From August 1964 to the end of 1969, there are 17 unmanned surveillance aircrafts from USA shot down by PLA (Chinese Army) when they invade the Chinese air-zone. The exhibition here is the third one shot down during that period.
The properties of the aircraft
Haydn Neal visited the museum in 2010, and kindly provided the photo below. A notable change in the display is that the vertical tail is now absent. The first detail view shows the nose section. On later models this was made of glass fiber, but here the edges don't show typical sharp and ragged edges and delaminations of fractured composites. The fractured wing skin looks fairly thick and parts overlap in a strange way. The rear fuselage part show the fuel tank plug on the right, a badly twisted avionics bay in the middle (suggesting a big impact load on one of the tailplanes), followed by the main parachute cone (which evidently was never deployed) and the parachute riser fairing with the riser partially inside.
Airliners.net has more photos of the U-2 in which the Firebee is partially visible, see the photos by Ed Groenendijk, Yu Ming, and Li Jing.
'Lightning Bugs and other reconnaissance drones', pages 74 to 79 plus 98 and 116 tell us more about the Chinese missions and the Firebees shot down.
On page 98 it is stated that the operational flights started on 20 August 1964. The caption of the photo shown on page 78 claims to show the first 147B to be shot down over China. The date was 15 November 1964, and it was put on display 2 April 1965 in Beijing. On page 74 more details are reported: it was 147B #19 (B-19), and it was attacked by 16 to 20 fighters, possibly even a planned effort to get it shot down in order to obtain electronic intelligence.
The photo shown on page 79 has an amazingly detailed caption (good intelligence!). The 147B in the foreground is said to have been shot down on 3 April 1965, the one in the middle on 31 March 1965, and the one in the back on 2 January 1965. The photo caption on page 116 identifies the front one as B-23 'Crazy Legs', and the text on page 78 reveals that the middle one was B-20 and the one in the back B-21.

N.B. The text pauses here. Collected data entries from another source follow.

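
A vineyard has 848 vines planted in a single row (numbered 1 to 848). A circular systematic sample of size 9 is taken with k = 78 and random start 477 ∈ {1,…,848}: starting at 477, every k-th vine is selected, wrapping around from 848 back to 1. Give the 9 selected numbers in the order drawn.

477, 555, 633, 711, 789, 19, 97, 175, 253

Selection 1: 477
Selection 2: 477 + 78 = 555
Selection 3: 555 + 78 = 633
Selection 4: 633 + 78 = 711
Selection 5: 711 + 78 = 789
Selection 6: 789 + 78 = 867 → 867 − 848 = 19
Selection 7: 19 + 78 = 97
Selection 8: 97 + 78 = 175
Selection 9: 175 + 78 = 253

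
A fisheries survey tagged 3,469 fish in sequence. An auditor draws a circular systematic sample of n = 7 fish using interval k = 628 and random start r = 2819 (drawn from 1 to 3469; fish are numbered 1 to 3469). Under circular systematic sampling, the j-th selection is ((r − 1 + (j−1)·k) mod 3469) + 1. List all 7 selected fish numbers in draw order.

2819, 3447, 606, 1234, 1862, 2490, 3118

Selection 1: 2819
Selection 2: 2819 + 628 = 3447
Selection 3: 3447 + 628 = 4075 → 4075 − 3469 = 606
Selection 4: 606 + 628 = 1234
Selection 5: 1234 + 628 = 1862
Selection 6: 1862 + 628 = 2490
Selection 7: 2490 + 628 = 3118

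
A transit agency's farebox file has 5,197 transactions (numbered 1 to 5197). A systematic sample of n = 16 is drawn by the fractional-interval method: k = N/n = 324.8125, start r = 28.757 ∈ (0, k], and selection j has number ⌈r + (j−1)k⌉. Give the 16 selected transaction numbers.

29, 354, 679, 1004, 1329, 1653, 1978, 2303, 2628, 2953, 3277, 3602, 3927, 4252, 4577, 4901

j=1: r + 0k = 28.757 → ⌈·⌉ = 29
j=2: r + 1k = 353.5695 → ⌈·⌉ = 354
j=3: r + 2k = 678.382 → ⌈·⌉ = 679
j=4: r + 3k = 1003.1945 → ⌈·⌉ = 1004
j=5: r + 4k = 1328.007 → ⌈·⌉ = 1329
j=6: r + 5k = 1652.8195 → ⌈·⌉ = 1653
j=7: r + 6k = 1977.632 → ⌈·⌉ = 1978
j=8: r + 7k = 2302.4445 → ⌈·⌉ = 2303
j=9: r + 8k = 2627.257 → ⌈·⌉ = 2628
j=10: r + 9k = 2952.0695 → ⌈·⌉ = 2953
j=11: r + 10k = 3276.882 → ⌈·⌉ = 3277
j=12: r + 11k = 3601.6945 → ⌈·⌉ = 3602
j=13: r + 12k = 3926.507 → ⌈·⌉ = 3927
j=14: r + 13k = 4251.3195 → ⌈·⌉ = 4252
j=15: r + 14k = 4576.132 → ⌈·⌉ = 4577
j=16: r + 15k = 4900.9445 → ⌈·⌉ = 4901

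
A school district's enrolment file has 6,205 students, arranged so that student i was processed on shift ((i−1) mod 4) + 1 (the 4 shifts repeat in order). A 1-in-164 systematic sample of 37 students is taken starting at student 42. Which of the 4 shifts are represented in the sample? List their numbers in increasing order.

Consecutive selections differ by k = 164, so their shift numbers differ by 164 mod 4 = 0.
gcd(164, 4) = 4, so the sample visits 4/4 = 1 distinct residues mod 4.
Start 42 is shift 2; the shifts hit are 2.

2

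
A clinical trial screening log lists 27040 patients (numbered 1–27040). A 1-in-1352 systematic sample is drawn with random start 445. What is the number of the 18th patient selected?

23429

k = 1352
18th selection = r + (18−1)·k = 445 + 17×1352 = 445 + 22984 = 23429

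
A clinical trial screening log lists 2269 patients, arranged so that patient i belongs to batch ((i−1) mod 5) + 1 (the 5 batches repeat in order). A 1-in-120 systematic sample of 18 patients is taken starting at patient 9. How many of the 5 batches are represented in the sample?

1

Consecutive selections differ by k = 120, so their batch numbers differ by 120 mod 5 = 0.
gcd(120, 5) = 5, so the sample visits 5/5 = 1 distinct residues mod 5.
Start 9 is batch 4; the batches hit are 4.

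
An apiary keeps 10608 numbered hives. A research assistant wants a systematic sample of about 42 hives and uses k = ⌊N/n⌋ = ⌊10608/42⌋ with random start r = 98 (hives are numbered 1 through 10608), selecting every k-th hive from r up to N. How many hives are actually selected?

k = ⌊10608/42⌋ = 252
Achieved size = ⌊(10608 − 98)/252⌋ + 1 = ⌊10510/252⌋ + 1 = 41 + 1 = 42
(last selection: 98 + 41×252 = 10430 ≤ 10608; next would be 10682 > 10608)

42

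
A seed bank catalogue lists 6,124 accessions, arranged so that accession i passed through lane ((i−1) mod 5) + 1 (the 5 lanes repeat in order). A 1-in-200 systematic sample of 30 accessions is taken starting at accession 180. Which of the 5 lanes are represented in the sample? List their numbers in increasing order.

Consecutive selections differ by k = 200, so their lane numbers differ by 200 mod 5 = 0.
gcd(200, 5) = 5, so the sample visits 5/5 = 1 distinct residues mod 5.
Start 180 is lane 5; the lanes hit are 5.

5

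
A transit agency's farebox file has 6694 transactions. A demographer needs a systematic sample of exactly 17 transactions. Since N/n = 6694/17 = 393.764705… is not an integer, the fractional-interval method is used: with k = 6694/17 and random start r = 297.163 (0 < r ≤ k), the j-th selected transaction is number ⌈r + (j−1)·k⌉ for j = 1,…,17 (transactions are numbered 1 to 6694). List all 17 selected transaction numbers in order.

298, 691, 1085, 1479, 1873, 2266, 2660, 3054, 3448, 3842, 4235, 4629, 5023, 5417, 5810, 6204, 6598

j=1: r + 0k = 297.163 → ⌈·⌉ = 298
j=2: r + 1k = 690.927705… → ⌈·⌉ = 691
j=3: r + 2k = 1084.692411… → ⌈·⌉ = 1085
j=4: r + 3k = 1478.457117… → ⌈·⌉ = 1479
j=5: r + 4k = 1872.221823… → ⌈·⌉ = 1873
j=6: r + 5k = 2265.986529… → ⌈·⌉ = 2266
j=7: r + 6k = 2659.751235… → ⌈·⌉ = 2660
j=8: r + 7k = 3053.515941… → ⌈·⌉ = 3054
j=9: r + 8k = 3447.280647… → ⌈·⌉ = 3448
j=10: r + 9k = 3841.045352… → ⌈·⌉ = 3842
j=11: r + 10k = 4234.810058… → ⌈·⌉ = 4235
j=12: r + 11k = 4628.574764… → ⌈·⌉ = 4629
j=13: r + 12k = 5022.339470… → ⌈·⌉ = 5023
j=14: r + 13k = 5416.104176… → ⌈·⌉ = 5417
j=15: r + 14k = 5809.868882… → ⌈·⌉ = 5810
j=16: r + 15k = 6203.633588… → ⌈·⌉ = 6204
j=17: r + 16k = 6597.398294… → ⌈·⌉ = 6598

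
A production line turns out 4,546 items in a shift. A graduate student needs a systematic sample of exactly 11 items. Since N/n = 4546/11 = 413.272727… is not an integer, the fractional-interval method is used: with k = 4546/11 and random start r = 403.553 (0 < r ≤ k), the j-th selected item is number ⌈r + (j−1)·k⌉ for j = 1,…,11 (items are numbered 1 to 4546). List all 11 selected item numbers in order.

j=1: r + 0k = 403.553 → ⌈·⌉ = 404
j=2: r + 1k = 816.825727… → ⌈·⌉ = 817
j=3: r + 2k = 1230.098454… → ⌈·⌉ = 1231
j=4: r + 3k = 1643.371181… → ⌈·⌉ = 1644
j=5: r + 4k = 2056.643909… → ⌈·⌉ = 2057
j=6: r + 5k = 2469.916636… → ⌈·⌉ = 2470
j=7: r + 6k = 2883.189363… → ⌈·⌉ = 2884
j=8: r + 7k = 3296.462090… → ⌈·⌉ = 3297
j=9: r + 8k = 3709.734818… → ⌈·⌉ = 3710
j=10: r + 9k = 4123.007545… → ⌈·⌉ = 4124
j=11: r + 10k = 4536.280272… → ⌈·⌉ = 4537

404, 817, 1231, 1644, 2057, 2470, 2884, 3297, 3710, 4124, 4537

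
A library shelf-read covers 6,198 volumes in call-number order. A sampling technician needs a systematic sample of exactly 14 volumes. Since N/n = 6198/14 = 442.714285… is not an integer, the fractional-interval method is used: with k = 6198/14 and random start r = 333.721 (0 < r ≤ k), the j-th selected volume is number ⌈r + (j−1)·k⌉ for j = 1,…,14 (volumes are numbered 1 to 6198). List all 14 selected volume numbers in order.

j=1: r + 0k = 333.721 → ⌈·⌉ = 334
j=2: r + 1k = 776.435285… → ⌈·⌉ = 777
j=3: r + 2k = 1219.149571… → ⌈·⌉ = 1220
j=4: r + 3k = 1661.863857… → ⌈·⌉ = 1662
j=5: r + 4k = 2104.578142… → ⌈·⌉ = 2105
j=6: r + 5k = 2547.292428… → ⌈·⌉ = 2548
j=7: r + 6k = 2990.006714… → ⌈·⌉ = 2991
j=8: r + 7k = 3432.721 → ⌈·⌉ = 3433
j=9: r + 8k = 3875.435285… → ⌈·⌉ = 3876
j=10: r + 9k = 4318.149571… → ⌈·⌉ = 4319
j=11: r + 10k = 4760.863857… → ⌈·⌉ = 4761
j=12: r + 11k = 5203.578142… → ⌈·⌉ = 5204
j=13: r + 12k = 5646.292428… → ⌈·⌉ = 5647
j=14: r + 13k = 6089.006714… → ⌈·⌉ = 6090

334, 777, 1220, 1662, 2105, 2548, 2991, 3433, 3876, 4319, 4761, 5204, 5647, 6090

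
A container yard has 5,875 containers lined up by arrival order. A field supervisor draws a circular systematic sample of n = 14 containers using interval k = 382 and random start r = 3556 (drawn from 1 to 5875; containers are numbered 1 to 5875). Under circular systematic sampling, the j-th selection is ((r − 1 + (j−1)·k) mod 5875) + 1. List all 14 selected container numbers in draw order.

Selection 1: 3556
Selection 2: 3556 + 382 = 3938
Selection 3: 3938 + 382 = 4320
Selection 4: 4320 + 382 = 4702
Selection 5: 4702 + 382 = 5084
Selection 6: 5084 + 382 = 5466
Selection 7: 5466 + 382 = 5848
Selection 8: 5848 + 382 = 6230 → 6230 − 5875 = 355
Selection 9: 355 + 382 = 737
Selection 10: 737 + 382 = 1119
Selection 11: 1119 + 382 = 1501
Selection 12: 1501 + 382 = 1883
Selection 13: 1883 + 382 = 2265
Selection 14: 2265 + 382 = 2647

3556, 3938, 4320, 4702, 5084, 5466, 5848, 355, 737, 1119, 1501, 1883, 2265, 2647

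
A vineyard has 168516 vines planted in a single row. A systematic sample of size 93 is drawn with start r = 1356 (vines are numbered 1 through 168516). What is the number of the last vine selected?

k = 168516/93 = 1812
93rd selection = r + (93−1)·k = 1356 + 92×1812 = 1356 + 166704 = 168060

168060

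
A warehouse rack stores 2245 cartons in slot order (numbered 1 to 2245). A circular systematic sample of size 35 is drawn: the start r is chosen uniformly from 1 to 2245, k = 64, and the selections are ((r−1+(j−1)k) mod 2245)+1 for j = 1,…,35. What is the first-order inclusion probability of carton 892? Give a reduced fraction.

7/449

For each position j, as r ranges over 1…2245 the j-th selection hits every carton exactly once, so carton 892 is selected for exactly 35 of the 2245 starts.
Inclusion probability = 35/2245 = 7/449.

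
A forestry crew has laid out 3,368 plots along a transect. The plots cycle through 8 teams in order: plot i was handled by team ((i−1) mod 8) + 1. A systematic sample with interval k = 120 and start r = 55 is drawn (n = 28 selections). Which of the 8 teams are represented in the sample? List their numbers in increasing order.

7

Consecutive selections differ by k = 120, so their team numbers differ by 120 mod 8 = 0.
gcd(120, 8) = 8, so the sample visits 8/8 = 1 distinct residues mod 8.
Start 55 is team 7; the teams hit are 7.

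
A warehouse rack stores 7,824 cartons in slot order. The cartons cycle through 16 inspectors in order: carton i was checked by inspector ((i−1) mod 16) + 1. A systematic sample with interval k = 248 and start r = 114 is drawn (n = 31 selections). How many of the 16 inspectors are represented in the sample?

2

Consecutive selections differ by k = 248, so their inspector numbers differ by 248 mod 16 = 8.
gcd(248, 16) = 8, so the sample visits 16/8 = 2 distinct residues mod 16.
Start 114 is inspector 2; the inspectors hit are 2, 10.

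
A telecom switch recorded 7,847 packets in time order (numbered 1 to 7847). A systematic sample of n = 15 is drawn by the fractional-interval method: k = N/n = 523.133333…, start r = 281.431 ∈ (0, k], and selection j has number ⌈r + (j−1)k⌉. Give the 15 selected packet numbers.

282, 805, 1328, 1851, 2374, 2898, 3421, 3944, 4467, 4990, 5513, 6036, 6560, 7083, 7606

j=1: r + 0k = 281.431 → ⌈·⌉ = 282
j=2: r + 1k = 804.564333… → ⌈·⌉ = 805
j=3: r + 2k = 1327.697666… → ⌈·⌉ = 1328
j=4: r + 3k = 1850.831 → ⌈·⌉ = 1851
j=5: r + 4k = 2373.964333… → ⌈·⌉ = 2374
j=6: r + 5k = 2897.097666… → ⌈·⌉ = 2898
j=7: r + 6k = 3420.231 → ⌈·⌉ = 3421
j=8: r + 7k = 3943.364333… → ⌈·⌉ = 3944
j=9: r + 8k = 4466.497666… → ⌈·⌉ = 4467
j=10: r + 9k = 4989.631 → ⌈·⌉ = 4990
j=11: r + 10k = 5512.764333… → ⌈·⌉ = 5513
j=12: r + 11k = 6035.897666… → ⌈·⌉ = 6036
j=13: r + 12k = 6559.031 → ⌈·⌉ = 6560
j=14: r + 13k = 7082.164333… → ⌈·⌉ = 7083
j=15: r + 14k = 7605.297666… → ⌈·⌉ = 7606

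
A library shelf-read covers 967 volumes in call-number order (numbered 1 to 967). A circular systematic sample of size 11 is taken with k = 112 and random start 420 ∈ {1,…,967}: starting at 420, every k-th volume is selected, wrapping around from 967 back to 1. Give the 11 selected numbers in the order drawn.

420, 532, 644, 756, 868, 13, 125, 237, 349, 461, 573

Selection 1: 420
Selection 2: 420 + 112 = 532
Selection 3: 532 + 112 = 644
Selection 4: 644 + 112 = 756
Selection 5: 756 + 112 = 868
Selection 6: 868 + 112 = 980 → 980 − 967 = 13
Selection 7: 13 + 112 = 125
Selection 8: 125 + 112 = 237
Selection 9: 237 + 112 = 349
Selection 10: 349 + 112 = 461
Selection 11: 461 + 112 = 573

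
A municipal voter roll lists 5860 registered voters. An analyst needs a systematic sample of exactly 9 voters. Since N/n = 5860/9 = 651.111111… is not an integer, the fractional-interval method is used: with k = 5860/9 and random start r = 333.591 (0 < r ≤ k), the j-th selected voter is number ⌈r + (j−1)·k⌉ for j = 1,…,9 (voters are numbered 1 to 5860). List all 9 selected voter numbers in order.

334, 985, 1636, 2287, 2939, 3590, 4241, 4892, 5543

j=1: r + 0k = 333.591 → ⌈·⌉ = 334
j=2: r + 1k = 984.702111… → ⌈·⌉ = 985
j=3: r + 2k = 1635.813222… → ⌈·⌉ = 1636
j=4: r + 3k = 2286.924333… → ⌈·⌉ = 2287
j=5: r + 4k = 2938.035444… → ⌈·⌉ = 2939
j=6: r + 5k = 3589.146555… → ⌈·⌉ = 3590
j=7: r + 6k = 4240.257666… → ⌈·⌉ = 4241
j=8: r + 7k = 4891.368777… → ⌈·⌉ = 4892
j=9: r + 8k = 5542.479888… → ⌈·⌉ = 5543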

If the museum's sign is correct that it was the third 147B shot down, and if 'Lightning Bugs and other reconnaissance drones' lists all initial losses correctly , then the middle Firebee should be the one on display in Beijing, and its identity is B-20. Indeed the main parachute tailcone is present and the damage on the right wing looks similar to the damage seem on the museum aircraft.
The damage to the vertical tail (broken of at the root but with an undamaged fin tip) and the twisted rear fuselage gives some clues to the crash. Likely it was in an upright spin, and the inertia of the vertical tail resulting in the damage of the rear fuselage. In an inverted spin the vertical tail tip would have been damaged, so that scenario is unlikely. A spin, with it's relatively low vertical speed, would also explain how this Firebee survived the impact relatively well without a parachute.